La settimana santa, almeno per i richiedenti asilo di fede cristiana, offre molte occasioni, a riprova del grande lavoro di accoglienza che le stesse comunità stanno svolgendo da inizio 2015, quando i due hub sono stati attivati. Nella mattinata della domenica delle Palme, i giovani migranti sono invitati a partecipare alla messa a Cona. Nella serata di mercoledì 12, un centinaio di giovani delle due basi parteciperà alla via crucis diocesana all’Opsa di Sarmeola di Rubano, presieduta dal vescovo Claudio.
Il giovedì santo, sempre a Cona, tra i dodici a cui don Stefano Baccan laverà i piedi nella messa in Coena domini sei saranno richiedenti asilo ospitati nella vicina base.

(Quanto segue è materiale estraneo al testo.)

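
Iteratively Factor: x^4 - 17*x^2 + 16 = (x + 4)*(x^3 - 4*x^2 - x + 4) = (x - 4)*(x + 4)*(x^2 - 1) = (x - 4)*(x - 1)*(x + 4)*(x + 1)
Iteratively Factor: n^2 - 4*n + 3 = (n - 3)*(n - 1)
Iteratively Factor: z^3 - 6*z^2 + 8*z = (z)*(z^2 - 6*z + 8) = z*(z - 2)*(z - 4)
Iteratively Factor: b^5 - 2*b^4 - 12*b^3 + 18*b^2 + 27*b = (b + 3)*(b^4 - 5*b^3 + 3*b^2 + 9*b) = (b - 3)*(b + 3)*(b^3 - 2*b^2 - 3*b) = (b - 3)*(b + 1)*(b + 3)*(b^2 - 3*b) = b*(b - 3)*(b + 1)*(b + 3)*(b - 3)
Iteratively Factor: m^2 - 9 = (m + 3)*(m - 3)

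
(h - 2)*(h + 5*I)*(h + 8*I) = h^3 - 2*h^2 + 13*I*h^2 - 40*h - 26*I*h + 80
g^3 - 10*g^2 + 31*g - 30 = (g - 5)*(g - 3)*(g - 2)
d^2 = d^2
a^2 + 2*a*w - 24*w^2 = (a - 4*w)*(a + 6*w)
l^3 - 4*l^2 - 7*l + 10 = (l - 5)*(l - 1)*(l + 2)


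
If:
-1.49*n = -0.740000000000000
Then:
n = 0.50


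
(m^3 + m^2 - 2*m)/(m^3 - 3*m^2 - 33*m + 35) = m*(m + 2)/(m^2 - 2*m - 35)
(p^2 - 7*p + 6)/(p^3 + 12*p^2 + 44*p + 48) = (p^2 - 7*p + 6)/(p^3 + 12*p^2 + 44*p + 48)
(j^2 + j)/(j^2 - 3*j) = (j + 1)/(j - 3)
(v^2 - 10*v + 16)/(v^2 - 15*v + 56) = (v - 2)/(v - 7)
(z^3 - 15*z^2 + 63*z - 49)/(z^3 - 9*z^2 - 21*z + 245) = (z - 1)/(z + 5)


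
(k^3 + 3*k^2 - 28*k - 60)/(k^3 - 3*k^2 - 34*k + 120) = (k + 2)/(k - 4)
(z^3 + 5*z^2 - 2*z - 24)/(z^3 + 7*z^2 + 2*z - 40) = (z + 3)/(z + 5)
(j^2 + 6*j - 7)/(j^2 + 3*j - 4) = (j + 7)/(j + 4)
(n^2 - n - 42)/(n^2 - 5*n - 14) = (n + 6)/(n + 2)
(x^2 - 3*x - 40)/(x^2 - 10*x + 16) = (x + 5)/(x - 2)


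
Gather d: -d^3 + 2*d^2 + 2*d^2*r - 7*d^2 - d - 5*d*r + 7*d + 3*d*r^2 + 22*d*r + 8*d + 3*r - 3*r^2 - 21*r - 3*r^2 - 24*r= -d^3 + d^2*(2*r - 5) + d*(3*r^2 + 17*r + 14) - 6*r^2 - 42*r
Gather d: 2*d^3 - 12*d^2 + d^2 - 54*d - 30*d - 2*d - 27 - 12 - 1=2*d^3 - 11*d^2 - 86*d - 40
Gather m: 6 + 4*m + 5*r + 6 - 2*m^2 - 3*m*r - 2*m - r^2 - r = -2*m^2 + m*(2 - 3*r) - r^2 + 4*r + 12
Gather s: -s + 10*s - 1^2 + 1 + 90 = 9*s + 90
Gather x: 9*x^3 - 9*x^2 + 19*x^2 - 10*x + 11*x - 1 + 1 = 9*x^3 + 10*x^2 + x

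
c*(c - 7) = c^2 - 7*c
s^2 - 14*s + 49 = (s - 7)^2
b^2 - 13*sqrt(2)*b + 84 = (b - 7*sqrt(2))*(b - 6*sqrt(2))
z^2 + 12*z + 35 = (z + 5)*(z + 7)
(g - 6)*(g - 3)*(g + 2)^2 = g^4 - 5*g^3 - 14*g^2 + 36*g + 72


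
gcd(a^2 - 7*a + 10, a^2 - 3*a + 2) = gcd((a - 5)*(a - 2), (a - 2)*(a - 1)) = a - 2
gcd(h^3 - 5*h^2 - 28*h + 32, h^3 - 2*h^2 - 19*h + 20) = h^2 + 3*h - 4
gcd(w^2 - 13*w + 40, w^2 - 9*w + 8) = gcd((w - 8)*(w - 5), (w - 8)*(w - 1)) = w - 8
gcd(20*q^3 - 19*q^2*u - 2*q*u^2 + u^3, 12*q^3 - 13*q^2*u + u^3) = 4*q^2 - 3*q*u - u^2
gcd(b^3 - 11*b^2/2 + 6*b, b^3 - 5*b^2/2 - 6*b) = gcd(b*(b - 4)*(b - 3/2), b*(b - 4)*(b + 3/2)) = b^2 - 4*b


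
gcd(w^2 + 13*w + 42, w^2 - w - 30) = 1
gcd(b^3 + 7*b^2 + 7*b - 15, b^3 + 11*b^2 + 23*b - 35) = b^2 + 4*b - 5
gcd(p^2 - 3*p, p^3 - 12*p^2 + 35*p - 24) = p - 3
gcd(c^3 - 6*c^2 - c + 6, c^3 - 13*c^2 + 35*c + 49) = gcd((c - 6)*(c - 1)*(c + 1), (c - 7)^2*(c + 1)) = c + 1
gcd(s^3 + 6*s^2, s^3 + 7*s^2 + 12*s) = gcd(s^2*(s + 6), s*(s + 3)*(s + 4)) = s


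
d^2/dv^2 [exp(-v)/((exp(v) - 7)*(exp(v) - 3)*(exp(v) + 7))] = (16*exp(6*v) - 69*exp(5*v) - 507*exp(4*v) + 1470*exp(3*v) + 8722*exp(2*v) - 21609*exp(v) + 21609)*exp(-v)/(exp(9*v) - 9*exp(8*v) - 120*exp(7*v) + 1296*exp(6*v) + 3234*exp(5*v) - 60858*exp(4*v) + 76832*exp(3*v) + 864360*exp(2*v) - 3176523*exp(v) + 3176523)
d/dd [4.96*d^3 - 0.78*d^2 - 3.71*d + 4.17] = 14.88*d^2 - 1.56*d - 3.71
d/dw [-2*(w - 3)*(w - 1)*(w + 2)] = -6*w^2 + 8*w + 10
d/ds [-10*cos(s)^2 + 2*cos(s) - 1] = 2*(10*cos(s) - 1)*sin(s)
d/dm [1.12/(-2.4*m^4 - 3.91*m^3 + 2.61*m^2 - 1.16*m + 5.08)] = (10.752*m^3 + 13.1376*m^2 - 5.8464*m + 1.2992)/(2.4*m^4 + 3.91*m^3 - 2.61*m^2 + 1.16*m - 5.08)^2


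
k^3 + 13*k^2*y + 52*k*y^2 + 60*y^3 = (k + 2*y)*(k + 5*y)*(k + 6*y)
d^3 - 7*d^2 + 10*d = d*(d - 5)*(d - 2)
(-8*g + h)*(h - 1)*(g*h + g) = -8*g^2*h^2 + 8*g^2 + g*h^3 - g*h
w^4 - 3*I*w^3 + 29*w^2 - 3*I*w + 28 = (w - 7*I)*(w - I)*(w + I)*(w + 4*I)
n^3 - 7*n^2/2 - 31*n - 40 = (n - 8)*(n + 2)*(n + 5/2)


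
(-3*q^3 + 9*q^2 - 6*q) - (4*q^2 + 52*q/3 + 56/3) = -3*q^3 + 5*q^2 - 70*q/3 - 56/3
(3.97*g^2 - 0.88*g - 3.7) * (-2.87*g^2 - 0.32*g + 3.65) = -11.3939*g^4 + 1.2552*g^3 + 25.3911*g^2 - 2.028*g - 13.505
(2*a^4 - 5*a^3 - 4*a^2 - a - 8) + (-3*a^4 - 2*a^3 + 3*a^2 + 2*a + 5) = -a^4 - 7*a^3 - a^2 + a - 3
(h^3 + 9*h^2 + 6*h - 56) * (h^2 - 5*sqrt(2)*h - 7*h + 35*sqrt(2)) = h^5 - 5*sqrt(2)*h^4 + 2*h^4 - 57*h^3 - 10*sqrt(2)*h^3 - 98*h^2 + 285*sqrt(2)*h^2 + 392*h + 490*sqrt(2)*h - 1960*sqrt(2)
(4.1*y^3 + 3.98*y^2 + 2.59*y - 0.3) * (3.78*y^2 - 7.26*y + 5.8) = 15.498*y^5 - 14.7216*y^4 + 4.6754*y^3 + 3.1466*y^2 + 17.2*y - 1.74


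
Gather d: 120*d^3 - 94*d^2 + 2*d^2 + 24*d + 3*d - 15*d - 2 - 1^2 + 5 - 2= 120*d^3 - 92*d^2 + 12*d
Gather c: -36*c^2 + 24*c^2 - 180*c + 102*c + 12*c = -12*c^2 - 66*c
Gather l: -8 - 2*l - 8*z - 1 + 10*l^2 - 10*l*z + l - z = 10*l^2 + l*(-10*z - 1) - 9*z - 9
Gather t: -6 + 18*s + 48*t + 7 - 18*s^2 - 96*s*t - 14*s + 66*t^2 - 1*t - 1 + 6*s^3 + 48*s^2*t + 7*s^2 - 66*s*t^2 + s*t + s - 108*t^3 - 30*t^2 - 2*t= 6*s^3 - 11*s^2 + 5*s - 108*t^3 + t^2*(36 - 66*s) + t*(48*s^2 - 95*s + 45)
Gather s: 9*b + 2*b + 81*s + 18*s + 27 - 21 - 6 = 11*b + 99*s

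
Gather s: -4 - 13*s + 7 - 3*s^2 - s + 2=-3*s^2 - 14*s + 5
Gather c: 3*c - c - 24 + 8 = 2*c - 16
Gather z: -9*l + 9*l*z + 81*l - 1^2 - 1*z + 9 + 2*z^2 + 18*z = 72*l + 2*z^2 + z*(9*l + 17) + 8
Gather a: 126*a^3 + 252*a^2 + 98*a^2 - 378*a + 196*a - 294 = 126*a^3 + 350*a^2 - 182*a - 294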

La via crucis del venerdì santo vedrà i giovani di origine africana ad Agna alle 21, mentre per la veglia del sabato santo si sposteranno a San Siro di Bagnoli.
«Siamo soddisfatti dell’impegno delle comunità – spiega don Raffaele Coccato, parroco dell’up di Agna – Se in strada si sente un certo malessere, che si nutre di luoghi comuni e del linguaggio della diffidenza e della contrapposizione, in chiesa si percepisce l’accoglienza per questi migranti. La loro presenza alle messe domenicali è ormai consueta. Si prestano come lettori e ministranti, a volte preparano un canto».
Un ostacolo è certamente rappresentato dalla lingua. Per questo a San Siro e Pegolotte alcuni volontari delle comunità hanno attivato due corsi di italiano e i primi risultati si vedono. L’obiettivo adesso è organizzarne un terzo.